Connell nodded. “Gooden got smacked around.”
“They were saying on the radio his velocity is down.”
“El Sid has been great in relief. But the bats are ice cold.”
“Something happened,” she said, interjecting. “Connell choked.”
“What?” Ed turned to her, then back to him. “What happened, buddy?”
“I was trying to concentrate on not choking, and then the next thing I knew I was choking.”
He looked at her. “Really choking?”
“It was in his windpipe.”
“What was?”
“A cherry tomato.”
“You got it out?”
“Donny did.”
He pointed upstairs. “You ate with the Orlandos?”
“Donny came down,” Connell said.
“To eat with us?”
Her blood ran cold at the thought of discussing the particulars around the boy, who would see on her face how unsettled she still was.
“I’ll explain later,” she said.
“Come here,” Ed said, and he sat on the couch and put his arm around Connell, who leaned i
nto the lapel of his father’s tweed jacket. It was so easy for Ed to connect to him. She always had to be the scold. Maybe Connell had hardened his heart to her. He leaned in further, so that his chubby belly pressed against the waistband of his sweatpants. He had his face in Ed’s flannel shirt and started sobbing. Ed kissed the top of his head and rubbed his back. Connell kept his face buried there for some minutes. Ed was looking to her for a mimed narrative of what had happened, but she kept waving him off.

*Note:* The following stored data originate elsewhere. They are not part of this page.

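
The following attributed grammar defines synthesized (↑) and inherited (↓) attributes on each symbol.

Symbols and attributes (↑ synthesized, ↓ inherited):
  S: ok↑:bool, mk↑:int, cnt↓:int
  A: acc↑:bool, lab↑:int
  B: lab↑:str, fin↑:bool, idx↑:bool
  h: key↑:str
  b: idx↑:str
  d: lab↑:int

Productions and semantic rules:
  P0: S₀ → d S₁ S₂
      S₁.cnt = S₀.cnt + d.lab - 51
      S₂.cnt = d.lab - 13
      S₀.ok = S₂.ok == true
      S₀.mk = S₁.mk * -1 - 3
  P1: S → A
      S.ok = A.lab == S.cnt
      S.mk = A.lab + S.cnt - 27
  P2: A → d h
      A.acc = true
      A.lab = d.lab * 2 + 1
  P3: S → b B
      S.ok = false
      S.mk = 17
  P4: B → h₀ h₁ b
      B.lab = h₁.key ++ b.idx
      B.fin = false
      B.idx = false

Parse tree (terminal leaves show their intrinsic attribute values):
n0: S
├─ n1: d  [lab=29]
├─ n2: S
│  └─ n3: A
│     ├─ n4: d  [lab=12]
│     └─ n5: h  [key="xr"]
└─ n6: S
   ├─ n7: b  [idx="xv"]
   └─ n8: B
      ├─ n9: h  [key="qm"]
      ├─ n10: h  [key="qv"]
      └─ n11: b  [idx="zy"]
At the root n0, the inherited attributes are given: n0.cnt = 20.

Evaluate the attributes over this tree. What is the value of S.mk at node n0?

1. n0.cnt = 20  [given at root]
2. n1.lab = 29  [terminal]
3. n2.cnt = -2  [S₀.cnt + d.lab - 51]
4. n4.lab = 12  [terminal]
5. n5.key = "xr"  [terminal]
6. n3.acc = true  [true]
7. n3.lab = 25  [d.lab * 2 + 1]
8. n2.ok = false  [A.lab == S.cnt]
9. n2.mk = -4  [A.lab + S.cnt - 27]
10. n6.cnt = 16  [d.lab - 13]
11. n7.idx = "xv"  [terminal]
12. n9.key = "qm"  [terminal]
13. n10.key = "qv"  [terminal]
14. n11.idx = "zy"  [terminal]
15. n8.lab = "qvzy"  [h₁.key ++ b.idx]
16. n8.fin = false  [false]
17. n8.idx = false  [false]
18. n6.ok = false  [false]
19. n6.mk = 17  [17]
20. n0.ok = false  [S₂.ok == true]
21. n0.mk = 1  [S₁.mk * -1 - 3]

1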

After a while, Connell lifted his head.
“Will you do what your mother has asked you to do a few times now, if I’m not mistaken,” Ed said in a firm but gentle voice, “and try to slow down when you eat? Can you do that for me?”
Connell nodded.
“Good.”
And then, without another word, they had transitioned out of that conversation and were watching the game. She stopped reading Lonesome Dove and directed her attention to them. It was something to behold, Ed’s physical comfort with the boy, who had his leg draped over his father’s. She’d been affectionate with Connell when he was very young, up until he was about three, but then something had interceded to make it subtly harder for her to connect to him. She knew Ed could do it, so she’d never spent much time worrying about the boy being deprived, but now she had the sensation that she was on the other side of something important. She wasn’t angry so much as hurt and darkly fascinated.
The Mets scored a run in the top of the eighth inning, and then, in the ninth, after Ray Knight grounded out and Kevin Mitchell popped out—she’d sat through so many playoff games of late that she knew the players’ names by now—Mookie Wilson doubled, and then Rafael Santana singled him in. Ed said this team had a knack for getting two-out hits. Lenny Dykstra came to the plate as the tying run, but a few pitches later he struck out swinging and the game was over. The Mets were down three games to two in the World Series. Another loss and their season, which seemed to have united New York for a while and which even someone like her, who paid little attention, knew had been an extraordinary success, would be over.